LOG: Event just happened.

But if you could optionally assign priorities to listeners, you would always end with the desired execution order.

emitter.on("event", logEvent, EventPriority.FIRST)
emitter.on("event", handleEvent)

LOG: Event just happened.
LOG: Event was handled.

Solution:
events.zip

With the currently implemented listener-wrapper solution, it is very easy to add the ability to assign priorities to listeners and keep things 100% backwards compatible.

__all__ = ['EventPriority', 'EventEmitter', 'on', 'once']


class EventPriority():
	# This enumeration is just syntactic sugar for specifying events priority. Any number will do, positive or negative, real or float.
	# Higher numbers denote higher priority.

	CRITICAL	= 10000

	FIRST		= 1000

	VERY_HIGH	= 200
	HIGH		= 100

	OVER_NORMAL	= 10
	NORMAL		= 0
	BELOW_NORMAL	= -10

	LOW		= -100
	VERY_LOW	= -200

	LAST		= -1000


class ListenerWrapper(object):

	def __init__(self, listener, is_once=False, priority=None):
		self.listener = listener
		self.is_once = is_once
		self.priority = priority if isinstance(priority, (int, float)) else EventPriority.NORMAL

	def __call__(self, *args, **kwargs):
		self.listener(*args, **kwargs)

	def __eq__(self, other):
		if isinstance(other, ListenerWrapper):
			return other.listener == self.listener
		if callable(other):
			return other == self.listener
		return False


class EventEmitter(object):

	def __init__(self):
		self._events = {}

	def on(self, event, listener, priority=None):
		self._on(event, ListenerWrapper(listener, priority=priority))

	def once(self, event, listener, priority=None):
		self._on(event, ListenerWrapper(listener, is_once=True, priority=priority))

	def _on(self, event, listener_wrapper):
		if not event in self._events:
			self._events[event] = []
		self._events[event].append(listener_wrapper)
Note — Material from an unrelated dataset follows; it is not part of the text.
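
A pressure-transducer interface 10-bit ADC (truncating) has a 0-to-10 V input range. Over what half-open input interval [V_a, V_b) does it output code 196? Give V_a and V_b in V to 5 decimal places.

[1.91406 V, 1.92383 V)

LSB = 10/2^10 = 9.766 mV.
V_a = V_low + 196·LSB = 1.91406 V; V_b = V_low + 197·LSB = 1.92383 V.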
	def emit(self, event, *args, **kwargs):
		if event in self._events:
			# Use a copy of listeners sorted by priority.
			listeners = sorted(self._events[event], key=lambda listener: listener.priority, reverse=True)
			for listener in listeners:
				if listener.is_once:
					self.remove(event, listener)
				listener(*args, **kwargs)

	def remove(self, event, listener):
		if event in self._events:
			events = self._events[event]
			if listener in events:
				events.remove(listener)

	def remove_all(self, event):
		if event in self._events:
			self._events[event] = []

	def count(self, event):
		return len(self._events[event]) if event in self._events else 0


def on(emitter, event, priority=None):
	def decorator(func):
		emitter.on(event, func, priority=priority)
		return func
	return decorator


def once(emitter, event, priority=None):
	def decorator(func):
		emitter.once(event, func, priority=priority)
		return func
	return decorator

Notes:
I hope you find this useful. This is the implementation I am currently using and it works flawlessly.

I also corrected one little unrelated issue. I modified the listener wrapper comparison to accomodate to the fact that a listener can be any callable, not only a function but also an instance method, static method, etc.